Freilich, ehe die Probleme ihren Abschluß erreichen, sei es durch den Unmöglichkeitsbeweis, sei es auf andere Weise, gaukeln sie dem Menschengeiste, der mit ihnen ringt, gern das Spiel zwischen Möglichkeit und Unmöglichkeit vor. Jahrhunderte und Jahrtausende hindurch währt dieses Spiel, wie uns die Geschichte der Probleme zeigt, und es geht selbst dann noch weiter, wenn jener Abschluß erreicht worden ist, weil nur die wenigsten jenen Abschluß zu erkennen und zu beurteilen vermögen. So versuchen auch heute noch nur allzu viele, die bewiesenen Unmöglichkeiten dennoch möglich zu machen, während andererseits auch heute noch in vielen Fällen Möglichkeiten durch voreiliges Urteil zu Unmöglichkeiten gestempelt und an ihrer Verwirklichung verhindert werden.

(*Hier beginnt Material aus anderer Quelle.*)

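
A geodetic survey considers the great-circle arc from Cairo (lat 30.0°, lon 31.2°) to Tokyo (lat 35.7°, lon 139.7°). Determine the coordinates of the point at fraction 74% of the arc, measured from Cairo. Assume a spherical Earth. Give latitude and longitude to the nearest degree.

≈ lat 46°, lon 113°

The haversine formula gives a central angle δ ≈ 1.502 rad (86.1°) between the endpoints.
Interpolate at f = 0.74 with slerp weights a = sin((1−f)δ)/sin δ ≈ 0.382, b = sin(fδ)/sin δ ≈ 0.899.
p = a·p₁ + b·p₂ ≈ (-0.274, 0.643, 0.715); φ = arcsin(p_z) ≈ 45.65°, λ = atan2(p_y, p_x) ≈ 113.06°.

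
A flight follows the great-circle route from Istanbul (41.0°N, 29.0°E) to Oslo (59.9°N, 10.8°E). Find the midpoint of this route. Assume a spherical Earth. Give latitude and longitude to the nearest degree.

≈ (51°N, 22°E)

Convert each endpoint to a unit vector on the sphere (x = cos φ cos λ, y = cos φ sin λ, z = sin φ).
The central angle between the endpoints is δ = arccos(p₁·p₂) ≈ 0.384 rad (22.0°).
Interpolate at f = 1/2 with slerp weights a = sin((1−f)δ)/sin δ ≈ 0.509, b = sin(fδ)/sin δ ≈ 0.509.
p = a·p₁ + b·p₂ ≈ (0.587, 0.234, 0.775); φ = arcsin(p_z) ≈ 50.79°, λ = atan2(p_y, p_x) ≈ 21.75°.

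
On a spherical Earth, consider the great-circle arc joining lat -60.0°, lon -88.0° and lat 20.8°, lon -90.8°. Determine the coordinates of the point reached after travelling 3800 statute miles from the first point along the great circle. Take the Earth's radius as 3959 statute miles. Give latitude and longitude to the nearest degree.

Write both endpoints as unit vectors p₁, p₂ with components (cos φ cos λ, cos φ sin λ, sin φ).
The central angle between the endpoints is δ = arccos(p₁·p₂) ≈ 1.411 rad (80.8°). The total great-circle distance is δ·R ≈ 1.411 × 3959 ≈ 5585 mi, so the target fraction is f = 3800/5585 ≈ 0.680.
Interpolate at f ≈ 0.680 with slerp weights a = sin((1−f)δ)/sin δ ≈ 0.441, b = sin(fδ)/sin δ ≈ 0.830.
p = a·p₁ + b·p₂ ≈ (-0.003, -0.996, -0.088); φ = arcsin(p_z) ≈ -5.03°, λ = atan2(p_y, p_x) ≈ -90.18°.

≈ lat -5°, lon -90°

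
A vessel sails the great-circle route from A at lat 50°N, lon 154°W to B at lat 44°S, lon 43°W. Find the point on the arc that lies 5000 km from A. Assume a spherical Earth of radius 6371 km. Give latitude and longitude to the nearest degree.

Convert each endpoint to a unit vector on the sphere (x = cos φ cos λ, y = cos φ sin λ, z = sin φ).
The central angle between the endpoints is δ = arccos(p₁·p₂) ≈ 2.343 rad (134.3°). The total great-circle distance is δ·R ≈ 2.343 × 6371 ≈ 14928 km, so the target fraction is f = 5000/14928 ≈ 0.335.
Interpolate at f ≈ 0.335 with slerp weights a = sin((1−f)δ)/sin δ ≈ 1.396, b = sin(fδ)/sin δ ≈ 0.987.
p = a·p₁ + b·p₂ ≈ (-0.287, -0.877, 0.384); φ = arcsin(p_z) ≈ 22.58°, λ = atan2(p_y, p_x) ≈ -108.14°.

≈ lat 23°N, lon 108°W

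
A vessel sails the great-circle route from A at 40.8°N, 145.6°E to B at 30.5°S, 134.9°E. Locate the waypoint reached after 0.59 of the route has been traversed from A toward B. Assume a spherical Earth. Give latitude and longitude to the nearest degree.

≈ 1°S, 139°E

The haversine formula gives a central angle δ ≈ 1.256 rad (72.0°) between the endpoints.
Interpolate at f = 0.59 with slerp weights a = sin((1−f)δ)/sin δ ≈ 0.518, b = sin(fδ)/sin δ ≈ 0.710.
p = a·p₁ + b·p₂ ≈ (-0.755, 0.655, -0.022); φ = arcsin(p_z) ≈ -1.25°, λ = atan2(p_y, p_x) ≈ 139.08°.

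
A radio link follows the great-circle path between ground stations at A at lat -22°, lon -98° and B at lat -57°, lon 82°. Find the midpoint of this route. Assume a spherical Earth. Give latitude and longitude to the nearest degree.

≈ lat -72°, lon -98°

Write both endpoints as unit vectors p₁, p₂ with components (cos φ cos λ, cos φ sin λ, sin φ).
The central angle between the endpoints is δ = arccos(p₁·p₂) ≈ 1.763 rad (101.0°).
Interpolate at f = 1/2 with slerp weights a = sin((1−f)δ)/sin δ ≈ 0.786, b = sin(fδ)/sin δ ≈ 0.786.
p = a·p₁ + b·p₂ ≈ (-0.042, -0.298, -0.954); φ = arcsin(p_z) ≈ -72.50°, λ = atan2(p_y, p_x) ≈ -98.00°.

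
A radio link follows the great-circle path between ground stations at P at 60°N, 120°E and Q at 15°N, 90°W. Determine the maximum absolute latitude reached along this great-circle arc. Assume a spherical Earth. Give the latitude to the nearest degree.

≈ 76°N

The great circle lies in the plane with unit normal n̂ = (p₁ × p₂)/|p₁ × p₂|.
Here n̂_z ≈ +0.246; the vertex latitude is φ_max = arccos|n̂_z| ≈ 75.7°.
Check via Clairaut: cos φ_max = |cos φ₁| · sin C = cos(60.0°)·sin(29.5°) ≈ 0.246, again giving ≈ 75.7°.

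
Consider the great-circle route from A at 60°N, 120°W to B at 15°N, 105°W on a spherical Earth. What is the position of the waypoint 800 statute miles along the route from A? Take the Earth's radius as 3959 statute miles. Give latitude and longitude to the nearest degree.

The haversine formula gives a central angle δ ≈ 0.808 rad (46.3°) between the endpoints. The total great-circle distance is δ·R ≈ 0.808 × 3959 ≈ 3200 mi, so the target fraction is f = 800/3200 ≈ 0.250.
Interpolate at f ≈ 0.250 with slerp weights a = sin((1−f)δ)/sin δ ≈ 0.788, b = sin(fδ)/sin δ ≈ 0.278.
p = a·p₁ + b·p₂ ≈ (-0.266, -0.600, 0.754); φ = arcsin(p_z) ≈ 48.96°, λ = atan2(p_y, p_x) ≈ -113.93°.

≈ 49°N, 114°W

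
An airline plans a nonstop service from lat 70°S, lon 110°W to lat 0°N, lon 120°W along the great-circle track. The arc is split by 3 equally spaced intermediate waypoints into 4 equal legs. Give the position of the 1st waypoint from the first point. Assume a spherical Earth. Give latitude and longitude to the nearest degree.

≈ lat 53°S, lon 115°W

Write both endpoints as unit vectors p₁, p₂ with components (cos φ cos λ, cos φ sin λ, sin φ).
The central angle between the endpoints is δ = arccos(p₁·p₂) ≈ 1.227 rad (70.3°).
Interpolate at f = 1/4 with slerp weights a = sin((1−f)δ)/sin δ ≈ 0.845, b = sin(fδ)/sin δ ≈ 0.321.
p = a·p₁ + b·p₂ ≈ (-0.259, -0.549, -0.794); φ = arcsin(p_z) ≈ -52.59°, λ = atan2(p_y, p_x) ≈ -115.26°.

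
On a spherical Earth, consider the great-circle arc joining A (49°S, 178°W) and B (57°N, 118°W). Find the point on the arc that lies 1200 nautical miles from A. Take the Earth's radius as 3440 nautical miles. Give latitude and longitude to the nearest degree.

Write both endpoints as unit vectors p₁, p₂ with components (cos φ cos λ, cos φ sin λ, sin φ).
The central angle between the endpoints is δ = arccos(p₁·p₂) ≈ 2.042 rad (117.0°). The total great-circle distance is δ·R ≈ 2.042 × 3440 ≈ 7026 nmi, so the target fraction is f = 1200/7026 ≈ 0.171.
Interpolate at f ≈ 0.171 with slerp weights a = sin((1−f)δ)/sin δ ≈ 1.114, b = sin(fδ)/sin δ ≈ 0.384.
p = a·p₁ + b·p₂ ≈ (-0.829, -0.210, -0.519); φ = arcsin(p_z) ≈ -31.27°, λ = atan2(p_y, p_x) ≈ -165.78°.

≈ (31°S, 166°W)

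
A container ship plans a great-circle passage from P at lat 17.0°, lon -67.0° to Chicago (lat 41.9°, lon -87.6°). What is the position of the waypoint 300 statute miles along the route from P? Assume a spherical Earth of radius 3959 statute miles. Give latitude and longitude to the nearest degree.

≈ lat 21°, lon -69°

Convert each endpoint to a unit vector on the sphere (x = cos φ cos λ, y = cos φ sin λ, z = sin φ).
The central angle between the endpoints is δ = arccos(p₁·p₂) ≈ 0.533 rad (30.5°). The total great-circle distance is δ·R ≈ 0.533 × 3959 ≈ 2108 mi, so the target fraction is f = 300/2108 ≈ 0.142.
Interpolate at f ≈ 0.142 with slerp weights a = sin((1−f)δ)/sin δ ≈ 0.869, b = sin(fδ)/sin δ ≈ 0.149.
p = a·p₁ + b·p₂ ≈ (0.329, -0.876, 0.354); φ = arcsin(p_z) ≈ 20.70°, λ = atan2(p_y, p_x) ≈ -69.39°.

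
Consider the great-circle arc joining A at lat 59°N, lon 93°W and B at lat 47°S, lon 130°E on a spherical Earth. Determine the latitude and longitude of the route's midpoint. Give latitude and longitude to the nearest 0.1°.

≈ lat 15.1°N, lon 179.0°E

Write both endpoints as unit vectors p₁, p₂ with components (cos φ cos λ, cos φ sin λ, sin φ).
The central angle between the endpoints is δ = arccos(p₁·p₂) ≈ 2.655 rad (152.1°).
Interpolate at f = 1/2 with slerp weights a = sin((1−f)δ)/sin δ ≈ 2.074, b = sin(fδ)/sin δ ≈ 2.074.
p = a·p₁ + b·p₂ ≈ (-0.965, 0.017, 0.261); φ = arcsin(p_z) ≈ 15.13°, λ = atan2(p_y, p_x) ≈ 179.00°.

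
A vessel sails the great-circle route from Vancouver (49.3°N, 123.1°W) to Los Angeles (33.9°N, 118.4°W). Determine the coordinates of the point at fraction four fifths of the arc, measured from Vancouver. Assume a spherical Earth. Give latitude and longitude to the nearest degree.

≈ 37°N, 119°W

Convert each endpoint to a unit vector on the sphere (x = cos φ cos λ, y = cos φ sin λ, z = sin φ).
The central angle between the endpoints is δ = arccos(p₁·p₂) ≈ 0.276 rad (15.8°).
Interpolate at f = 4/5 with slerp weights a = sin((1−f)δ)/sin δ ≈ 0.202, b = sin(fδ)/sin δ ≈ 0.804.
p = a·p₁ + b·p₂ ≈ (-0.389, -0.697, 0.602); φ = arcsin(p_z) ≈ 36.99°, λ = atan2(p_y, p_x) ≈ -119.18°.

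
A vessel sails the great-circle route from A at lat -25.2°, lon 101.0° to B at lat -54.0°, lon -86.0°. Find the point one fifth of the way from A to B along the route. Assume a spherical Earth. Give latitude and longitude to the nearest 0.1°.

Convert each endpoint to a unit vector on the sphere (x = cos φ cos λ, y = cos φ sin λ, z = sin φ).
The central angle between the endpoints is δ = arccos(p₁·p₂) ≈ 1.755 rad (100.6°).
Interpolate at f = 1/5 with slerp weights a = sin((1−f)δ)/sin δ ≈ 1.003, b = sin(fδ)/sin δ ≈ 0.350.
p = a·p₁ + b·p₂ ≈ (-0.159, 0.686, -0.710); φ = arcsin(p_z) ≈ -45.25°, λ = atan2(p_y, p_x) ≈ 103.04°.

≈ lat -45.2°, lon 103.0°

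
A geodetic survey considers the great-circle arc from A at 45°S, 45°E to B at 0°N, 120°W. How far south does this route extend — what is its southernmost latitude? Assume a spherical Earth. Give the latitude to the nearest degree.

≈ 75°S

The great circle lies in the plane with unit normal n̂ = (p₁ × p₂)/|p₁ × p₂|.
Here n̂_z ≈ -0.251; the vertex latitude is φ_max = arccos|n̂_z| ≈ 75.5°.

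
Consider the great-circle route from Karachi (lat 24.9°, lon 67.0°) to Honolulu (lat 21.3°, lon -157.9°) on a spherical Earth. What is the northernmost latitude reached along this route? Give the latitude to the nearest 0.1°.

≈ 48.2°

The great circle lies in the plane with unit normal n̂ = (p₁ × p₂)/|p₁ × p₂|.
Here n̂_z ≈ +0.666; the vertex latitude is φ_max = arccos|n̂_z| ≈ 48.2°.
Check via Clairaut: cos φ_max = |cos φ₁| · sin C = cos(24.9°)·sin(47.3°) ≈ 0.666, again giving ≈ 48.2°.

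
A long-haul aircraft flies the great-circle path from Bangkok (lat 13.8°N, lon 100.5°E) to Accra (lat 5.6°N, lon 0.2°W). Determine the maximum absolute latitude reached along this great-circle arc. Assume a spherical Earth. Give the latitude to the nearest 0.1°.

The great circle lies in the plane with unit normal n̂ = (p₁ × p₂)/|p₁ × p₂|.
Here n̂_z ≈ -0.961; the vertex latitude is φ_max = arccos|n̂_z| ≈ 16.0°.
Check via Clairaut: cos φ_max = |cos φ₁| · sin C = cos(13.8°)·sin(81.9°) ≈ 0.961, again giving ≈ 16.0°.

≈ 16.0°N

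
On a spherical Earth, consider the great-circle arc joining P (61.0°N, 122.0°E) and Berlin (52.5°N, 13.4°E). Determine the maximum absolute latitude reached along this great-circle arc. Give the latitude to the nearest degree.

≈ 70°N

The great circle lies in the plane with unit normal n̂ = (p₁ × p₂)/|p₁ × p₂|.
Here n̂_z ≈ -0.350; the vertex latitude is φ_max = arccos|n̂_z| ≈ 69.5°.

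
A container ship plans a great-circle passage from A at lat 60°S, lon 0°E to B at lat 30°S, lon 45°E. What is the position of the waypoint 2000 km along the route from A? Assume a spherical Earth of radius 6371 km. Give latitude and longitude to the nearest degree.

≈ lat 49°S, lon 26°E

The haversine formula gives a central angle δ ≈ 0.739 rad (42.3°) between the endpoints. The total great-circle distance is δ·R ≈ 0.739 × 6371 ≈ 4708 km, so the target fraction is f = 2000/4708 ≈ 0.425.
Interpolate at f ≈ 0.425 with slerp weights a = sin((1−f)δ)/sin δ ≈ 0.612, b = sin(fδ)/sin δ ≈ 0.458.
p = a·p₁ + b·p₂ ≈ (0.587, 0.281, -0.759); φ = arcsin(p_z) ≈ -49.41°, λ = atan2(p_y, p_x) ≈ 25.57°.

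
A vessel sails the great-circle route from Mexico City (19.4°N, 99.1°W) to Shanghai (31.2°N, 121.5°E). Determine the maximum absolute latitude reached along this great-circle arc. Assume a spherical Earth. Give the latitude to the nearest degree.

The great circle lies in the plane with unit normal n̂ = (p₁ × p₂)/|p₁ × p₂|.
Here n̂_z ≈ -0.585; the vertex latitude is φ_max = arccos|n̂_z| ≈ 54.2°.
Check via Clairaut: cos φ_max = |cos φ₁| · sin C = cos(19.4°)·sin(38.3°) ≈ 0.585, again giving ≈ 54.2°.

≈ 54°N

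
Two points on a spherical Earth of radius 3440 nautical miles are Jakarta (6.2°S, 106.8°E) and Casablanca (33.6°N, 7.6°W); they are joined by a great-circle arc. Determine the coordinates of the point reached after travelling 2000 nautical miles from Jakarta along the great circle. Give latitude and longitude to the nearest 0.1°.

Convert each endpoint to a unit vector on the sphere (x = cos φ cos λ, y = cos φ sin λ, z = sin φ).
The central angle between the endpoints is δ = arccos(p₁·p₂) ≈ 1.984 rad (113.7°). The total great-circle distance is δ·R ≈ 1.984 × 3440 ≈ 6826 nmi, so the target fraction is f = 2000/6826 ≈ 0.293.
Interpolate at f ≈ 0.293 with slerp weights a = sin((1−f)δ)/sin δ ≈ 1.077, b = sin(fδ)/sin δ ≈ 0.600.
p = a·p₁ + b·p₂ ≈ (0.186, 0.959, 0.216); φ = arcsin(p_z) ≈ 12.45°, λ = atan2(p_y, p_x) ≈ 79.03°.

≈ 12.5°N, 79.0°E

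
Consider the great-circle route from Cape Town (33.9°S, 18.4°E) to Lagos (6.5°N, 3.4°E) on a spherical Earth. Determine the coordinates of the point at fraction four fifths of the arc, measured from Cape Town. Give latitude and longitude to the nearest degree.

≈ 2°S, 6°E

Write both endpoints as unit vectors p₁, p₂ with components (cos φ cos λ, cos φ sin λ, sin φ).
The central angle between the endpoints is δ = arccos(p₁·p₂) ≈ 0.747 rad (42.8°).
Interpolate at f = 4/5 with slerp weights a = sin((1−f)δ)/sin δ ≈ 0.219, b = sin(fδ)/sin δ ≈ 0.828.
p = a·p₁ + b·p₂ ≈ (0.994, 0.106, -0.028); φ = arcsin(p_z) ≈ -1.63°, λ = atan2(p_y, p_x) ≈ 6.10°.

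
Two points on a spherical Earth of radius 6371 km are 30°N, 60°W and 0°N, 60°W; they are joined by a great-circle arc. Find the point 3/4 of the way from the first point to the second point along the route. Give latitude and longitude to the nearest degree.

Convert each endpoint to a unit vector on the sphere (x = cos φ cos λ, y = cos φ sin λ, z = sin φ).
The central angle between the endpoints is δ = arccos(p₁·p₂) ≈ 0.524 rad (30.0°).
Interpolate at f = 3/4 with slerp weights a = sin((1−f)δ)/sin δ ≈ 0.261, b = sin(fδ)/sin δ ≈ 0.765.
p = a·p₁ + b·p₂ ≈ (0.496, -0.859, 0.131); φ = arcsin(p_z) ≈ 7.50°, λ = atan2(p_y, p_x) ≈ -60.00°.

≈ 7°N, 60°W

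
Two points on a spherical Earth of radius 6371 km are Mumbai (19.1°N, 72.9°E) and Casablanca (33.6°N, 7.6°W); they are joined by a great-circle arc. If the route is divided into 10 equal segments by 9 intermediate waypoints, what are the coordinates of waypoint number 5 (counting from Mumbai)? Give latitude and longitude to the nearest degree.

Convert each endpoint to a unit vector on the sphere (x = cos φ cos λ, y = cos φ sin λ, z = sin φ).
The central angle between the endpoints is δ = arccos(p₁·p₂) ≈ 1.255 rad (71.9°).
Interpolate at f = 5/10 with slerp weights a = sin((1−f)δ)/sin δ ≈ 0.618, b = sin(fδ)/sin δ ≈ 0.618.
p = a·p₁ + b·p₂ ≈ (0.681, 0.490, 0.544); φ = arcsin(p_z) ≈ 32.95°, λ = atan2(p_y, p_x) ≈ 35.70°.

≈ 33°N, 36°E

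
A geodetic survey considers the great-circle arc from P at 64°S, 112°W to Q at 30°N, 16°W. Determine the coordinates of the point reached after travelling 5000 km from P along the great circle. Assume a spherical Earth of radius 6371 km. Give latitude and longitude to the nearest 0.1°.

≈ 35.9°S, 52.5°W

Convert each endpoint to a unit vector on the sphere (x = cos φ cos λ, y = cos φ sin λ, z = sin φ).
The central angle between the endpoints is δ = arccos(p₁·p₂) ≈ 2.082 rad (119.3°). The total great-circle distance is δ·R ≈ 2.082 × 6371 ≈ 13263 km, so the target fraction is f = 5000/13263 ≈ 0.377.
Interpolate at f ≈ 0.377 with slerp weights a = sin((1−f)δ)/sin δ ≈ 1.104, b = sin(fδ)/sin δ ≈ 0.810.
p = a·p₁ + b·p₂ ≈ (0.493, -0.642, -0.587); φ = arcsin(p_z) ≈ -35.94°, λ = atan2(p_y, p_x) ≈ -52.47°.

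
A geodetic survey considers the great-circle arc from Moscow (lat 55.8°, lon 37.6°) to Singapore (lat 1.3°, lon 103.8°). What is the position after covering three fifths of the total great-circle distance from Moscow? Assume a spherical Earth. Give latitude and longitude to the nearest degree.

≈ lat 27°, lon 86°

From cos δ = sin φ₁ sin φ₂ + cos φ₁ cos φ₂ cos Δλ, the central angle is δ ≈ 1.323 rad (75.8°).
Interpolate at f = 3/5 with slerp weights a = sin((1−f)δ)/sin δ ≈ 0.521, b = sin(fδ)/sin δ ≈ 0.735.
p = a·p₁ + b·p₂ ≈ (0.057, 0.893, 0.447); φ = arcsin(p_z) ≈ 26.57°, λ = atan2(p_y, p_x) ≈ 86.38°.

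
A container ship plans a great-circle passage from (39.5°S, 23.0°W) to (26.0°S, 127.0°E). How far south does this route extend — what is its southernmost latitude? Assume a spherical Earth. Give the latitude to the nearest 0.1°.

The great circle lies in the plane with unit normal n̂ = (p₁ × p₂)/|p₁ × p₂|.
Here n̂_z ≈ +0.366; the vertex latitude is φ_max = arccos|n̂_z| ≈ 68.5°.
Check via Clairaut: cos φ_max = |cos φ₁| · sin C = cos(39.5°)·sin(151.7°) ≈ 0.366, again giving ≈ 68.5°.

≈ 68.5°S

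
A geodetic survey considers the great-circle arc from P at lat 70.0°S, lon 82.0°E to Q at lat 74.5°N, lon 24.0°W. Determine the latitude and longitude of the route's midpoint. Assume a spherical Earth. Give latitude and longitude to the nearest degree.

From cos δ = sin φ₁ sin φ₂ + cos φ₁ cos φ₂ cos Δλ, the central angle is δ ≈ 2.767 rad (158.5°).
Interpolate at f = 1/2 with slerp weights a = sin((1−f)δ)/sin δ ≈ 2.686, b = sin(fδ)/sin δ ≈ 2.686.
p = a·p₁ + b·p₂ ≈ (0.784, 0.618, 0.064); φ = arcsin(p_z) ≈ 3.69°, λ = atan2(p_y, p_x) ≈ 38.25°.

≈ lat 4°N, lon 38°E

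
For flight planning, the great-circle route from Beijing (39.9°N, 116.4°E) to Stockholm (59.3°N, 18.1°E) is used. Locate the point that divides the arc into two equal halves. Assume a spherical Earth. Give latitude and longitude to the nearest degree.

Convert each endpoint to a unit vector on the sphere (x = cos φ cos λ, y = cos φ sin λ, z = sin φ).
The central angle between the endpoints is δ = arccos(p₁·p₂) ≈ 1.053 rad (60.3°).
Interpolate at f = 1/2 with slerp weights a = sin((1−f)δ)/sin δ ≈ 0.578, b = sin(fδ)/sin δ ≈ 0.578.
p = a·p₁ + b·p₂ ≈ (0.083, 0.489, 0.868); φ = arcsin(p_z) ≈ 60.25°, λ = atan2(p_y, p_x) ≈ 80.33°.

≈ 60°N, 80°E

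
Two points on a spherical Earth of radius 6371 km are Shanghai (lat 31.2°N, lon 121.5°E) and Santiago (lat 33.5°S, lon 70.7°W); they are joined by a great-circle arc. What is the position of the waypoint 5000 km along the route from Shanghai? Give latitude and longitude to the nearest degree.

The haversine formula gives a central angle δ ≈ 2.957 rad (169.4°) between the endpoints. The total great-circle distance is δ·R ≈ 2.957 × 6371 ≈ 18842 km, so the target fraction is f = 5000/18842 ≈ 0.265.
Interpolate at f ≈ 0.265 with slerp weights a = sin((1−f)δ)/sin δ ≈ 4.501, b = sin(fδ)/sin δ ≈ 3.859.
p = a·p₁ + b·p₂ ≈ (-0.948, 0.246, 0.202); φ = arcsin(p_z) ≈ 11.65°, λ = atan2(p_y, p_x) ≈ 165.47°.

≈ lat 12°N, lon 165°E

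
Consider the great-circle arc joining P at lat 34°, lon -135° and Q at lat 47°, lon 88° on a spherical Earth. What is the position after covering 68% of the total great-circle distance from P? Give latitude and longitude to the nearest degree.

≈ lat 66°, lon 130°

Convert each endpoint to a unit vector on the sphere (x = cos φ cos λ, y = cos φ sin λ, z = sin φ).
The central angle between the endpoints is δ = arccos(p₁·p₂) ≈ 1.575 rad (90.3°).
Interpolate at f = 0.68 with slerp weights a = sin((1−f)δ)/sin δ ≈ 0.483, b = sin(fδ)/sin δ ≈ 0.878.
p = a·p₁ + b·p₂ ≈ (-0.262, 0.315, 0.912); φ = arcsin(p_z) ≈ 65.80°, λ = atan2(p_y, p_x) ≈ 129.77°.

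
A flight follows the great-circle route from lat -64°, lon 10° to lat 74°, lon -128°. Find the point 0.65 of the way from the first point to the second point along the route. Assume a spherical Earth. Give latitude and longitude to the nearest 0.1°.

Write both endpoints as unit vectors p₁, p₂ with components (cos φ cos λ, cos φ sin λ, sin φ).
The central angle between the endpoints is δ = arccos(p₁·p₂) ≈ 2.836 rad (162.5°).
Interpolate at f = 0.65 with slerp weights a = sin((1−f)δ)/sin δ ≈ 2.787, b = sin(fδ)/sin δ ≈ 3.204.
p = a·p₁ + b·p₂ ≈ (0.659, -0.484, 0.575); φ = arcsin(p_z) ≈ 35.13°, λ = atan2(p_y, p_x) ≈ -36.28°.

≈ lat 35.1°, lon -36.3°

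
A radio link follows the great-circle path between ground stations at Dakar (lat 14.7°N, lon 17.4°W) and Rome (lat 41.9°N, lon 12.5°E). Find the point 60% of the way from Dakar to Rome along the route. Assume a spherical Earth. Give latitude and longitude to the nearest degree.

≈ lat 32°N, lon 1°W

Write both endpoints as unit vectors p₁, p₂ with components (cos φ cos λ, cos φ sin λ, sin φ).
The central angle between the endpoints is δ = arccos(p₁·p₂) ≈ 0.654 rad (37.5°).
Interpolate at f = 0.60 with slerp weights a = sin((1−f)δ)/sin δ ≈ 0.425, b = sin(fδ)/sin δ ≈ 0.629.
p = a·p₁ + b·p₂ ≈ (0.849, -0.022, 0.528); φ = arcsin(p_z) ≈ 31.85°, λ = atan2(p_y, p_x) ≈ -1.46°.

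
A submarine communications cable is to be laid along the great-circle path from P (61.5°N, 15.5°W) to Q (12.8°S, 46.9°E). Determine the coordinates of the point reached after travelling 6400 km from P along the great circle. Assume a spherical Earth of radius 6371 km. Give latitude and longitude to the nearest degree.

≈ (16°N, 34°E)

Write both endpoints as unit vectors p₁, p₂ with components (cos φ cos λ, cos φ sin λ, sin φ).
The central angle between the endpoints is δ = arccos(p₁·p₂) ≈ 1.550 rad (88.8°). The total great-circle distance is δ·R ≈ 1.550 × 6371 ≈ 9875 km, so the target fraction is f = 6400/9875 ≈ 0.648.
Interpolate at f ≈ 0.648 with slerp weights a = sin((1−f)δ)/sin δ ≈ 0.519, b = sin(fδ)/sin δ ≈ 0.844.
p = a·p₁ + b·p₂ ≈ (0.801, 0.535, 0.269); φ = arcsin(p_z) ≈ 15.60°, λ = atan2(p_y, p_x) ≈ 33.73°.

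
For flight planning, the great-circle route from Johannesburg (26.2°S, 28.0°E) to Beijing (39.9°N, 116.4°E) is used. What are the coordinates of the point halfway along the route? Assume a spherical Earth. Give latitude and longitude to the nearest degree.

Convert each endpoint to a unit vector on the sphere (x = cos φ cos λ, y = cos φ sin λ, z = sin φ).
The central angle between the endpoints is δ = arccos(p₁·p₂) ≈ 1.838 rad (105.3°).
Interpolate at f = 1/2 with slerp weights a = sin((1−f)δ)/sin δ ≈ 0.824, b = sin(fδ)/sin δ ≈ 0.824.
p = a·p₁ + b·p₂ ≈ (0.372, 0.914, 0.165); φ = arcsin(p_z) ≈ 9.49°, λ = atan2(p_y, p_x) ≈ 67.85°.

≈ 9°N, 68°E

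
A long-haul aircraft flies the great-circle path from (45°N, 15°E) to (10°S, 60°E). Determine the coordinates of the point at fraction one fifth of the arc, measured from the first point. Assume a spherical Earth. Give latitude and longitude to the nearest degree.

≈ (35°N, 28°E)

Convert each endpoint to a unit vector on the sphere (x = cos φ cos λ, y = cos φ sin λ, z = sin φ).
The central angle between the endpoints is δ = arccos(p₁·p₂) ≈ 1.192 rad (68.3°).
Interpolate at f = 1/5 with slerp weights a = sin((1−f)δ)/sin δ ≈ 0.878, b = sin(fδ)/sin δ ≈ 0.254.
p = a·p₁ + b·p₂ ≈ (0.725, 0.377, 0.577); φ = arcsin(p_z) ≈ 35.21°, λ = atan2(p_y, p_x) ≈ 27.51°.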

Der Menschengeist jagt den Problemen nach. In den ewig schwankenden Begriffen von Möglichkeit und Unmöglichkeit, von Erreichbarkeit und Wirklichkeit ihrer Lösungen und Ziele, setzt sich der ewige Wettlauf mit der Schildkröte fort, der das merkwürdige Symbol des Geisteskampfes der Menschheit um die Probleme des Denkens geworden ist und zugleich für immer das romantische Schicksal des Menschengeistes zu sein bestimmt scheint.